Desta forma, o que mais interessa na leitura, pelo menos para mim, é a diversão. Ao ler você deve estar interessado no prazer que aquele livro tem a oferecer. Às vezes é amor, às vezes é história, às vezes entretenimento, e às vezes é pura pretensão....mas você se divertiu? Sonhou? Imaginou-se fazendo coisas incríveis?

Eu não vou a um filme do James Bond esperando ver diálogos profundos, críticas sociais ou denúncia de alguma catástrofe que está destruindo boa parte do planeta.

O mesmo acontece com os livros. Há livros de todos os tipos. Se você já leu revista em quadrinhos, Quatro Rodas, Contigo ou Veja, e intercalou estas leituras com Sidney Sheldon, Fernando Veríssimo e Nelson Rodrigues, tente agora a leitura dos seguintes livros: A escolha de Sofia, Equador e O olho mais azul.

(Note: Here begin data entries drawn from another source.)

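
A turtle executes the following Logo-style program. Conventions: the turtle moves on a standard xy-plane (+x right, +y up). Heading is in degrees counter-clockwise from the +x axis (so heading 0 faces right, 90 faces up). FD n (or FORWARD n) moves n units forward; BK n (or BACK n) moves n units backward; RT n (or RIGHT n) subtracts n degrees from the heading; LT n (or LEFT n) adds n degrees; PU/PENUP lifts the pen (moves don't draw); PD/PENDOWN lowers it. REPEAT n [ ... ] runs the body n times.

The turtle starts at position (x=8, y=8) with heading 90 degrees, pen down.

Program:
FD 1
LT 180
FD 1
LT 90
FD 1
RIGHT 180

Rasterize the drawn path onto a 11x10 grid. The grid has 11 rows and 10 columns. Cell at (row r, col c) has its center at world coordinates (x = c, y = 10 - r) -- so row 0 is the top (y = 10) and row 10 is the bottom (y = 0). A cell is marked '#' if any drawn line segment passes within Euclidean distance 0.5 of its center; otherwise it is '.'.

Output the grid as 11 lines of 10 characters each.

Answer: ..........
........#.
........##
..........
..........
..........
..........
..........
..........
..........
..........

Derivation:
Segment 0: (8,8) -> (8,9)
Segment 1: (8,9) -> (8,8)
Segment 2: (8,8) -> (9,8)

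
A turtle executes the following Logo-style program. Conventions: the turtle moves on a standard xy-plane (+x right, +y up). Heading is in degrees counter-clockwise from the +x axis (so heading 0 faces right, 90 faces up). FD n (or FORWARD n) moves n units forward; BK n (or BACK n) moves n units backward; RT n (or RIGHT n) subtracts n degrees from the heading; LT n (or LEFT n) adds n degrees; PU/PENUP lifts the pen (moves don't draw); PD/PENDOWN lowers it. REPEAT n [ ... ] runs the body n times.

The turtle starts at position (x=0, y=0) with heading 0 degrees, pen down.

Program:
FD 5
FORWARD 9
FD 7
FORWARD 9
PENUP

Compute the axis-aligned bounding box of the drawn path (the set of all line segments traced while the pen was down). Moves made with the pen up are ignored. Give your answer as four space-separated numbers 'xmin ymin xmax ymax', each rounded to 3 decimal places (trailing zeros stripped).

Answer: 0 0 30 0

Derivation:
Executing turtle program step by step:
Start: pos=(0,0), heading=0, pen down
FD 5: (0,0) -> (5,0) [heading=0, draw]
FD 9: (5,0) -> (14,0) [heading=0, draw]
FD 7: (14,0) -> (21,0) [heading=0, draw]
FD 9: (21,0) -> (30,0) [heading=0, draw]
PU: pen up
Final: pos=(30,0), heading=0, 4 segment(s) drawn

Segment endpoints: x in {0, 5, 14, 21, 30}, y in {0}
xmin=0, ymin=0, xmax=30, ymax=0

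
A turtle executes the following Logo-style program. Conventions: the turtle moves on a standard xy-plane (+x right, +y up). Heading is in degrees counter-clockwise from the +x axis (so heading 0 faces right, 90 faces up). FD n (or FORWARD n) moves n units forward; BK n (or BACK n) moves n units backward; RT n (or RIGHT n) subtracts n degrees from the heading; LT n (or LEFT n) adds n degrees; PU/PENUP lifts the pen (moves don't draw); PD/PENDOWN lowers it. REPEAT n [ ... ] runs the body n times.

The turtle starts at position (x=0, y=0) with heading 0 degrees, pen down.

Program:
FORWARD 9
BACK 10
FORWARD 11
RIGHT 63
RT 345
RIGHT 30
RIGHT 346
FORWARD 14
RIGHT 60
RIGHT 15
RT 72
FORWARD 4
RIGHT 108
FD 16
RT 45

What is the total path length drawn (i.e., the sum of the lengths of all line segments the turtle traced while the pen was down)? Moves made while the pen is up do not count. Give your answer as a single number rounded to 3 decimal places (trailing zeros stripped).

Executing turtle program step by step:
Start: pos=(0,0), heading=0, pen down
FD 9: (0,0) -> (9,0) [heading=0, draw]
BK 10: (9,0) -> (-1,0) [heading=0, draw]
FD 11: (-1,0) -> (10,0) [heading=0, draw]
RT 63: heading 0 -> 297
RT 345: heading 297 -> 312
RT 30: heading 312 -> 282
RT 346: heading 282 -> 296
FD 14: (10,0) -> (16.137,-12.583) [heading=296, draw]
RT 60: heading 296 -> 236
RT 15: heading 236 -> 221
RT 72: heading 221 -> 149
FD 4: (16.137,-12.583) -> (12.709,-10.523) [heading=149, draw]
RT 108: heading 149 -> 41
FD 16: (12.709,-10.523) -> (24.784,-0.026) [heading=41, draw]
RT 45: heading 41 -> 356
Final: pos=(24.784,-0.026), heading=356, 6 segment(s) drawn

Segment lengths:
  seg 1: (0,0) -> (9,0), length = 9
  seg 2: (9,0) -> (-1,0), length = 10
  seg 3: (-1,0) -> (10,0), length = 11
  seg 4: (10,0) -> (16.137,-12.583), length = 14
  seg 5: (16.137,-12.583) -> (12.709,-10.523), length = 4
  seg 6: (12.709,-10.523) -> (24.784,-0.026), length = 16
Total = 64

Answer: 64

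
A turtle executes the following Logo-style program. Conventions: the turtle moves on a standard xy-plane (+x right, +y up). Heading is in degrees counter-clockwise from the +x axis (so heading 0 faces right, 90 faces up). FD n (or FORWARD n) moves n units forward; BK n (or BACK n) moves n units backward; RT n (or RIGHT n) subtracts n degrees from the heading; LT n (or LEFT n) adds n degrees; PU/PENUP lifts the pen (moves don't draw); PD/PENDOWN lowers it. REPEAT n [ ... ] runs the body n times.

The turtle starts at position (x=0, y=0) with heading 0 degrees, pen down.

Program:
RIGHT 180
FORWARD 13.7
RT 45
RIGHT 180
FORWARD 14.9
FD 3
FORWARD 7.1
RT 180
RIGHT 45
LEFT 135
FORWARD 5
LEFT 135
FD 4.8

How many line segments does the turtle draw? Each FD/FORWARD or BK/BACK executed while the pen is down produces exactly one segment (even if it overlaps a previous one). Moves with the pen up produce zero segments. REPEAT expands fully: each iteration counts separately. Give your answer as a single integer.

Executing turtle program step by step:
Start: pos=(0,0), heading=0, pen down
RT 180: heading 0 -> 180
FD 13.7: (0,0) -> (-13.7,0) [heading=180, draw]
RT 45: heading 180 -> 135
RT 180: heading 135 -> 315
FD 14.9: (-13.7,0) -> (-3.164,-10.536) [heading=315, draw]
FD 3: (-3.164,-10.536) -> (-1.043,-12.657) [heading=315, draw]
FD 7.1: (-1.043,-12.657) -> (3.978,-17.678) [heading=315, draw]
RT 180: heading 315 -> 135
RT 45: heading 135 -> 90
LT 135: heading 90 -> 225
FD 5: (3.978,-17.678) -> (0.442,-21.213) [heading=225, draw]
LT 135: heading 225 -> 0
FD 4.8: (0.442,-21.213) -> (5.242,-21.213) [heading=0, draw]
Final: pos=(5.242,-21.213), heading=0, 6 segment(s) drawn
Segments drawn: 6

Answer: 6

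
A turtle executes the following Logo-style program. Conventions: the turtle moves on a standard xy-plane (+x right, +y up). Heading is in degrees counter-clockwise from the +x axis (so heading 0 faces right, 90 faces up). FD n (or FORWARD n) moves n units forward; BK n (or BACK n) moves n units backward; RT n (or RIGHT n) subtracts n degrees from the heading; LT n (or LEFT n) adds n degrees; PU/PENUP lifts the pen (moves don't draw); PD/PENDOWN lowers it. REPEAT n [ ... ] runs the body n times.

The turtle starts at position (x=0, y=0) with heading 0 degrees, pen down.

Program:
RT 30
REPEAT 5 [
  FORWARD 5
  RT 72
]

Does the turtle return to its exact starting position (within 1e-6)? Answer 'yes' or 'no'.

Executing turtle program step by step:
Start: pos=(0,0), heading=0, pen down
RT 30: heading 0 -> 330
REPEAT 5 [
  -- iteration 1/5 --
  FD 5: (0,0) -> (4.33,-2.5) [heading=330, draw]
  RT 72: heading 330 -> 258
  -- iteration 2/5 --
  FD 5: (4.33,-2.5) -> (3.291,-7.391) [heading=258, draw]
  RT 72: heading 258 -> 186
  -- iteration 3/5 --
  FD 5: (3.291,-7.391) -> (-1.682,-7.913) [heading=186, draw]
  RT 72: heading 186 -> 114
  -- iteration 4/5 --
  FD 5: (-1.682,-7.913) -> (-3.716,-3.346) [heading=114, draw]
  RT 72: heading 114 -> 42
  -- iteration 5/5 --
  FD 5: (-3.716,-3.346) -> (0,0) [heading=42, draw]
  RT 72: heading 42 -> 330
]
Final: pos=(0,0), heading=330, 5 segment(s) drawn

Start position: (0, 0)
Final position: (0, 0)
Distance = 0; < 1e-6 -> CLOSED

Answer: yes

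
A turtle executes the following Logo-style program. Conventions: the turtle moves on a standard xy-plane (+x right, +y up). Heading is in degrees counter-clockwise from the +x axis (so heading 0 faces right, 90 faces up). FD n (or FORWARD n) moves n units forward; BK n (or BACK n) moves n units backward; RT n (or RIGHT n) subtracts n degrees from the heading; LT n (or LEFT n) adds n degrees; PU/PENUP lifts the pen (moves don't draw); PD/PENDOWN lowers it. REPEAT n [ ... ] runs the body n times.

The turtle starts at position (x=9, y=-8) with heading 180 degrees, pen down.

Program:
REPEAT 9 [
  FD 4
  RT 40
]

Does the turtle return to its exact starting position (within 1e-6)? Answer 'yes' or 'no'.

Answer: yes

Derivation:
Executing turtle program step by step:
Start: pos=(9,-8), heading=180, pen down
REPEAT 9 [
  -- iteration 1/9 --
  FD 4: (9,-8) -> (5,-8) [heading=180, draw]
  RT 40: heading 180 -> 140
  -- iteration 2/9 --
  FD 4: (5,-8) -> (1.936,-5.429) [heading=140, draw]
  RT 40: heading 140 -> 100
  -- iteration 3/9 --
  FD 4: (1.936,-5.429) -> (1.241,-1.49) [heading=100, draw]
  RT 40: heading 100 -> 60
  -- iteration 4/9 --
  FD 4: (1.241,-1.49) -> (3.241,1.974) [heading=60, draw]
  RT 40: heading 60 -> 20
  -- iteration 5/9 --
  FD 4: (3.241,1.974) -> (7,3.343) [heading=20, draw]
  RT 40: heading 20 -> 340
  -- iteration 6/9 --
  FD 4: (7,3.343) -> (10.759,1.974) [heading=340, draw]
  RT 40: heading 340 -> 300
  -- iteration 7/9 --
  FD 4: (10.759,1.974) -> (12.759,-1.49) [heading=300, draw]
  RT 40: heading 300 -> 260
  -- iteration 8/9 --
  FD 4: (12.759,-1.49) -> (12.064,-5.429) [heading=260, draw]
  RT 40: heading 260 -> 220
  -- iteration 9/9 --
  FD 4: (12.064,-5.429) -> (9,-8) [heading=220, draw]
  RT 40: heading 220 -> 180
]
Final: pos=(9,-8), heading=180, 9 segment(s) drawn

Start position: (9, -8)
Final position: (9, -8)
Distance = 0; < 1e-6 -> CLOSED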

O romance A escolha de Sofia, de William Styron, publicado em 1979, remonta um passado de preconceitos, escolhas éticas e futuro ambíguo de uma refugiada do nazismo nos EUA. A luta pela vida é terrível e uma das grandes conseqüências foram os distúrbios psíquicos que atingiram a protagonista.

Para os mais chegados em história, delicie-se com Equador, livro do português Miguel Souza Tavares, que transporta o leitor para o meio de intrigas políticas, jogos de interesse e traições amorosas. De quebra você conhece mais da história de Portugal e das colônias portuguesas de São Tomé e Príncipe, bem como da pressão inglesa de acabar com a escravatura em 1905.

O último livro é uma crítica social. Escrito pela prêmio Nobel Toni Morrison, O olho mais azul narra a devastação que o desprezo racial pode causar em uma menininha negra e pobre que é obrigada a brincar com bonecas loiras de olhos azuis. O grande problema é que ela não se identifica em nada com aqueles brinquedos à la "american way of life", mas, contrastantemente, sonha em ter olhos azuis para se afirmar neste mundo preconceituoso.

O que todos estes livros têm em comum? Possuem linguagem culta, mas não "barroca", são facilmente entendidos, e ao acabar de lê-los você com certeza terá absorvido muita cultura e algum questionamento quanto à sua visão da sociedade e de suas atitudes perante ela.

Mas não é só. Os livros sugeridos demonstram que leitura e diversão podem caminhar juntos. Ou será melhor dizer, nesta fase, engatinhar juntos?

Assim, pegue uma almofada, um cobertorzinho, um chocolate quente e boa diversão!